Driving through the streets, you can tell every angle of space is used. There is a real sense of dynamism: young, creative people are starting up new art galleries and bars everywhere. Hong Kong harbour has an unmatched intensity, it's like the Thames must have been in the 19th century.

Driving up to Hong Kong's Peak is a phenomenal journey. You feel like you're in a tropical forest one minute and surrounded by incredible, contemporary buildings the next. And then when you arrive at the top, you truly appreciate the value of serenity in the heart of the city.

Rake, 77 Duke Street, London W1.
rakestyle.com

Bubbledogs' back room is leading the new wave of chef's table experiences as David Annand finds out.

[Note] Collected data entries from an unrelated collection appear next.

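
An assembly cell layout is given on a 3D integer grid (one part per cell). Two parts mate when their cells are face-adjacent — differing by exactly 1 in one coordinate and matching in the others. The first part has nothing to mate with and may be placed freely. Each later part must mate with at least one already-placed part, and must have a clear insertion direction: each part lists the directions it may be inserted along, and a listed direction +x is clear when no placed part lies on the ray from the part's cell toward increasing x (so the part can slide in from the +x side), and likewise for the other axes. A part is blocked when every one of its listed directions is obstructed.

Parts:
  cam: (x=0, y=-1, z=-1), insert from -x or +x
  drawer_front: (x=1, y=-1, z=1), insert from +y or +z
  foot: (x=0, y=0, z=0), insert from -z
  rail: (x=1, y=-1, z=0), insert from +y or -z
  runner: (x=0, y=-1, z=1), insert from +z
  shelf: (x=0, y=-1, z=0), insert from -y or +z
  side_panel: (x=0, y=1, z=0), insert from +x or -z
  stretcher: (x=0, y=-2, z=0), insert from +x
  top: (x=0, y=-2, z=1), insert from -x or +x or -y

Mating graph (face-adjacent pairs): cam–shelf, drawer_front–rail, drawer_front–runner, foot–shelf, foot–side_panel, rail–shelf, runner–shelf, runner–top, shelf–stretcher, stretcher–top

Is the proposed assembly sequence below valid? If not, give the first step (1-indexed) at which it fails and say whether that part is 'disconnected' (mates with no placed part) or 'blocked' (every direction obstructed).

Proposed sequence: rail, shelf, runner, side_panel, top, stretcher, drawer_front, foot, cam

1. rail@(1, -1, 0) [+y clear] — {rail}
2. shelf@(0, -1, 0) [-y clear] — {rail, shelf}
3. runner@(0, -1, 1) [+z clear] — {rail, runner, shelf}
4. side_panel@(0, 1, 0) — no placed neighbour ⇒ disconnected

Invalid at step 4 (disconnected)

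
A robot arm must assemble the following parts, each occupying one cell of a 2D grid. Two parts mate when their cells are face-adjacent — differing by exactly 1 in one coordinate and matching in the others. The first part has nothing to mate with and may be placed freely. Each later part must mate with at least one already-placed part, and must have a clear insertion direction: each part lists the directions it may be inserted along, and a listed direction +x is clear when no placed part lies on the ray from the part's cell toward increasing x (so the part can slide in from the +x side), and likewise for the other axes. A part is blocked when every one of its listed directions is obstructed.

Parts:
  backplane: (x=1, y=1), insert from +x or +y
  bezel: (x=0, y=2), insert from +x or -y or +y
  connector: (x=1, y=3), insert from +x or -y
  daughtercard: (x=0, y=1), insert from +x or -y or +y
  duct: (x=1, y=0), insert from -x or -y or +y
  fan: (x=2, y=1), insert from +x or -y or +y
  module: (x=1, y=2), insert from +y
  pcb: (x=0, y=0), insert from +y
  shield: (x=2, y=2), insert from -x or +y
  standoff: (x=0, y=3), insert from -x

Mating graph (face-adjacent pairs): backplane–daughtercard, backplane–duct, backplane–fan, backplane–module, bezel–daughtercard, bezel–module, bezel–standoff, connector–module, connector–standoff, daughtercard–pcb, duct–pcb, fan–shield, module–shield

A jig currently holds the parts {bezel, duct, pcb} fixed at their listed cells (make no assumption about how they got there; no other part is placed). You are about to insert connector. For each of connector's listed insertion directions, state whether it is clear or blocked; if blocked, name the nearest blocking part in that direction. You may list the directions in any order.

+x: clear; -y: blocked by duct

+x: ray from connector(1, 3) has no placed part ⇒ clear
-y: nearest on ray is duct@(1, 0) ⇒ blocked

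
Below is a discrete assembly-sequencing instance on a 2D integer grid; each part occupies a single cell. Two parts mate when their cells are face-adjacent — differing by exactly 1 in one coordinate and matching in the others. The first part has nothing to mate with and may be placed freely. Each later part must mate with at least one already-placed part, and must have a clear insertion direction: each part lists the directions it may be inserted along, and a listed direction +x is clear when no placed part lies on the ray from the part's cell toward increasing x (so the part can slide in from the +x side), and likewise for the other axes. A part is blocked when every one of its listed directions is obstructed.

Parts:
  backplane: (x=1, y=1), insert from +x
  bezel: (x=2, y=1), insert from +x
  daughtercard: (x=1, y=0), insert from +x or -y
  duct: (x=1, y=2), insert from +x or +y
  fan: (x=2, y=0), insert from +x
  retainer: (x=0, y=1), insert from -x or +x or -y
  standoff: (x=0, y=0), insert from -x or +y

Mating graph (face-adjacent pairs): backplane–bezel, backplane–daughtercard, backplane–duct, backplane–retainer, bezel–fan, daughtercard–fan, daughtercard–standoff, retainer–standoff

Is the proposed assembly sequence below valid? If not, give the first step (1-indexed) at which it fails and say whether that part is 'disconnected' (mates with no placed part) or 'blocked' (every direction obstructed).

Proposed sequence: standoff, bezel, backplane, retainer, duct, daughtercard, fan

1. standoff@(0, 0) [-x clear] — {standoff}
2. bezel@(2, 1) — no placed neighbour ⇒ disconnected

Invalid at step 2 (disconnected)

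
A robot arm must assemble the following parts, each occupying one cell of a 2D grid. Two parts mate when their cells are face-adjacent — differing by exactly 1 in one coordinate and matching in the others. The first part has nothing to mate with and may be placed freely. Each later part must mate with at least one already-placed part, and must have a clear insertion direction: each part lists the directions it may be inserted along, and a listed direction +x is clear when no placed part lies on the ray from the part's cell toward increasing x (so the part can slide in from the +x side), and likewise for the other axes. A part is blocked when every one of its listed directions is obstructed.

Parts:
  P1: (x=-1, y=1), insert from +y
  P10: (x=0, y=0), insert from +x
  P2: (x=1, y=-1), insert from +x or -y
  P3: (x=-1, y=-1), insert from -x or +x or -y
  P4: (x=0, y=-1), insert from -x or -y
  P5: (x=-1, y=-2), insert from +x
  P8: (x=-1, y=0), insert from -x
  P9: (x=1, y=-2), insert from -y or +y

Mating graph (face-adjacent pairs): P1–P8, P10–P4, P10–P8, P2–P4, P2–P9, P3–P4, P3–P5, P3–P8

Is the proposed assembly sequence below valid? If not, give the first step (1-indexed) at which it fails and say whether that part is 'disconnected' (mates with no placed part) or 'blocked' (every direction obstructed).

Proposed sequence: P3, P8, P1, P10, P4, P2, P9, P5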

We're perched on high chairs, momentarily silent. Everyone is caught up in the theatre of it: the eight plates lined up on the stainless-steel counter, the four chefs crouched over them, their movements synchronised like a circus act. The chargrilled onions and wedge of potato cake are being artfully placed, the perfect pink circle of beef perched just so, the jus drizzled precisely; all of it seems to be happening at once.

Kitchen Table is Knappett's single, 19-seat, horseshoe-shaped table that he runs with his wife Sandia Chang in the back room of their phenomenally successful champagne-and-hotdogs joint Bubbledogs in London's Fitzrovia.

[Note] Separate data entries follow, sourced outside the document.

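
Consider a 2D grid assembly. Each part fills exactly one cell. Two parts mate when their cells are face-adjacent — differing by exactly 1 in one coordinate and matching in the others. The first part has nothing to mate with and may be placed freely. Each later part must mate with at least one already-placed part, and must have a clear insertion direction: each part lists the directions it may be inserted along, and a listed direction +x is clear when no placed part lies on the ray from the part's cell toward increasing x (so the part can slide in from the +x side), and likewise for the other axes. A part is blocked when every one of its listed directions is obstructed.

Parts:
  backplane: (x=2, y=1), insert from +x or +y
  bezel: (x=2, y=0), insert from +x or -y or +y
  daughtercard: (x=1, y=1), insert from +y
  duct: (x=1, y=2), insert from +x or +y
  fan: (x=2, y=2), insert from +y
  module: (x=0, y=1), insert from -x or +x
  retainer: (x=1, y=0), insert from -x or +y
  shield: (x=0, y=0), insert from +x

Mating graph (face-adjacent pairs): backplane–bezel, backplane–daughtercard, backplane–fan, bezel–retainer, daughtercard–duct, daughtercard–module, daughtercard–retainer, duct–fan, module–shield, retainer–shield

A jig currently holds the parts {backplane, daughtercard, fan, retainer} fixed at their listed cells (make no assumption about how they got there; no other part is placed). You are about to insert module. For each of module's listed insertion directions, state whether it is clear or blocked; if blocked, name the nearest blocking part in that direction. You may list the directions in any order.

-x: ray from module(0, 1) has no placed part ⇒ clear
+x: nearest on ray is daughtercard@(1, 1) ⇒ blocked

+x: blocked by daughtercard; -x: clear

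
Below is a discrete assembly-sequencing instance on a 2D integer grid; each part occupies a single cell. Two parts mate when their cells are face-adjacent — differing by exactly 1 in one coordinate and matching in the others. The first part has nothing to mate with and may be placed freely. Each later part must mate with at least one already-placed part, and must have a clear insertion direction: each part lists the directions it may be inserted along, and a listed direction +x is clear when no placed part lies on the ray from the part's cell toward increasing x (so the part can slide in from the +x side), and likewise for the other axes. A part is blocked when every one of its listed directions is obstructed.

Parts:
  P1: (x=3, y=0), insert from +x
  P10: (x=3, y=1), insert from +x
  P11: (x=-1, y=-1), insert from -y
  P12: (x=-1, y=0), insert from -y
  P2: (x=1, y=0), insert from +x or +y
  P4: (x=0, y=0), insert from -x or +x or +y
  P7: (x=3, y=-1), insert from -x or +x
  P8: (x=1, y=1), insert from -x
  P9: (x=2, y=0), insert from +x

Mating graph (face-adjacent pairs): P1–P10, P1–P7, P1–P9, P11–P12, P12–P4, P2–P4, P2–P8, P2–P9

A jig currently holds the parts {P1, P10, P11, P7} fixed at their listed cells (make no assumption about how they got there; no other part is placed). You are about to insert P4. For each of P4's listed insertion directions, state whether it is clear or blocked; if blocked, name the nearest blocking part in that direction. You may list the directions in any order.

-x: ray from P4(0, 0) has no placed part ⇒ clear
+x: nearest on ray is P1@(3, 0) ⇒ blocked
+y: ray from P4(0, 0) has no placed part ⇒ clear

+x: blocked by P1; +y: clear; -x: clear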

Watching the head chef crush the ice for a fabulous mango dessert makes you newly appreciative of the labour of the kitchen, how involved it is, all that pinching, turning, monitoring, tasting and squeezing. And how relentless it is: no one stops, not once. All this effort is worth it, for this threatens to redefine our nights out. Dinner and a show is now dinner as a show. West End, watch out.

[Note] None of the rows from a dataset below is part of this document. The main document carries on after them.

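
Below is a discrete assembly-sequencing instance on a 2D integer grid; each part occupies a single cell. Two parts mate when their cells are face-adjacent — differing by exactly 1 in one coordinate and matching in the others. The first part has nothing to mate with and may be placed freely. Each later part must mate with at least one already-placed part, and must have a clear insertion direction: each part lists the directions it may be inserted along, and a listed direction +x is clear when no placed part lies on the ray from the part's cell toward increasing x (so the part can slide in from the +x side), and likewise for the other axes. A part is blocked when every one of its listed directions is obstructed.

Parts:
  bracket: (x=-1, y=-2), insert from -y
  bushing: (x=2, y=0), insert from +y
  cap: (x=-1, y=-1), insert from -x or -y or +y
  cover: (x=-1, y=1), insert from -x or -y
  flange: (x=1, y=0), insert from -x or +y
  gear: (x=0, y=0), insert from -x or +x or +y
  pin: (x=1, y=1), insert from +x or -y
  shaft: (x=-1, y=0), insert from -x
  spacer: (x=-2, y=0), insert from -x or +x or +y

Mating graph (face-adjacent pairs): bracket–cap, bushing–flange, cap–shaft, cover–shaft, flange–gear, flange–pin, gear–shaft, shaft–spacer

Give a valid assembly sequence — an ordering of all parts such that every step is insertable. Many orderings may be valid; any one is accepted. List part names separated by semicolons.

1. gear@(0, 0) [-x clear] — {gear}
2. flange@(1, 0) [+y clear] — {flange, gear}
3. pin@(1, 1) [+x clear] — {flange, gear, pin}
4. shaft@(-1, 0) [-x clear] — {flange, gear, pin, shaft}
5. cap@(-1, -1) [-x clear] — {cap, flange, gear, pin, shaft}
6. cover@(-1, 1) [-x clear] — {cap, cover, flange, gear, pin, shaft}
7. bushing@(2, 0) [+y clear] — {bushing, cap, cover, flange, gear, pin, shaft}
8. bracket@(-1, -2) [-y clear] — {bracket, bushing, cap, cover, flange, gear, pin, shaft}
9. spacer@(-2, 0) [-x clear] — {bracket, bushing, cap, cover, flange, gear, pin, shaft, spacer}

gear; flange; pin; shaft; cap; cover; bushing; bracket; spacer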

Kitchen Table at Bubbledogs,
70 Charlotte Street, London W1.
bubbledogs.co.uk

Personalised pampering in Monaco almost turns David Annand into a work of classical sculpture.

Like Michelangelo sculpting clay, Anne-Sophie is a woman in complete control of her material. Rhythmically and precisely, she kneads and manipulates in search of harmony, balance and grace. It is testament to her skills that she achieves at least the first two of these, given what she has to work with: my pale pallor with its deadline-day wrinkles.

Even more remarkable is the place in which she strives for this Zen-like equilibrium. For, traditionally, Monte Carlo is a place for watching F1 cars, romancing dangerous women and staking your house on the turn of a card. But it turns out that the place to get your heart pumping is also, surprisingly, the place to get your shoulders loose and chakras aligned. Or at least Anne-Sophie's corner is: ESPA at Hôtel Metropole Monte-Carlo, with its beautiful treatment rooms and three-tier heat experience.

Alongside the spa, the hotel also houses a Karl Lagerfeld-designed swimming pool and three Joel Rubochon restaurants, among them Yoshi, his take on Japanese cuisine. After the facial, my skin is alabaster smooth and post-massage my body feels sculpted. I may not be Michelangelo's "David", but I feel statuesque.

ESPA at Hôtel Metropole Monte-Carlo,
4 Avenue de la Madone, 98007 Monte Carlo.